Determine all the pairs of positive odd integers $(a,b),$ such that $a,b>1$ and $7\varphi^2(a)-\varphi(ab)+11\varphi^2(b)=2(a^2+b^2),$ where $\varphi(n)$ is Euler's totient function. NOTE -$\varphi^2(n)$ $\neq$ $\varphi(\varphi(n))$.
Okay, since RHS is congruent to 4 mod 8 so LHS is congruent to 4 mod 8. Now, we can bound number of factors of $ab$ by this fact so I got $a=p^{k+1}\cdot q^{l+1}$ and $b=p^{r+1}\cdot q^{s+1}$ where p,q are primes such that 2<p<q and k,l,r,s are non negative integers. It can be proven that $l=s$ by some $v_q$ argument. Now, talking $v_p$ we will get $k=r$ iff we have $p\not| q-1$ but if $k=r$ then we will $pq$ is a multiple of 18 but no $\varphi(pq)$ is congruent to 4 mod 8 or even 0 mod 8 so $p\vert q-1$. Okay, everything was going well but suddenly I saw a example (a,b)=(15,3) which contradicts my assumption that $p\vert q-1$. Now, how can I prove that there is atleast one number of the two of the form $q^x$ and move further. Please help!

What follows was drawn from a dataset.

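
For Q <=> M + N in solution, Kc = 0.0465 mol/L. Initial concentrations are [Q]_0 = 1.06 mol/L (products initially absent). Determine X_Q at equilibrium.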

As you note, the right hand side is congruent to $4$ mod $8$ because $a$ and $b$ are odd. Then the left hand side is also congruent to $4$ mod $8$. Because $a$ and $b$ are odd, for each prime $p$ dividing either $a$ or $b$ the factor $p-1$ dividing either $\varphi(a)$ or $\varphi(b)$ is even. Now you can distinguish two cases:
If $a$ and $b$ are both divisible by at least two distinct prime numbers then $$\varphi(a)^2\equiv\varphi(b)^2\equiv0\pmod{8}.$$ It follows that $\varphi(ab)\equiv4\pmod{8}$, so $ab$ is divisible by at most two distinct prime numbers, and hence $$a=p^{a_p}q^{a_q}\qquad\text{ and }\qquad b=p^{b_p}q^{b_q},$$ for some pair of prime numbers $p$ and $q$. Then you can plug this into the equation $$7\varphi(a)^2-\varphi(ab)+11\varphi(b^2)=2(a^2+b^2),$$ to find that $p$ divides $77(q-1)$ and $q$ divides $77(p-1)$. In particular, without loss of generality $p\in\{7,11\}$. From here it is a matter of doing some slightly cumbersome algebra.
On the other hand, if $a$ and $b$ are not both divisible by at least two distinct prime factors, then at least one of $a$ and $b$ is a prime power. So without loss of generality $a=p^{a_p}$ for some prime number $p$. Again you can plug this into the equation $$7\varphi(a)^2-\varphi(ab)+11\varphi(b^2)=2(a^2+b^2),$$ where you may want to distinguish further cases depending on whether $p$ divides $b$ or not.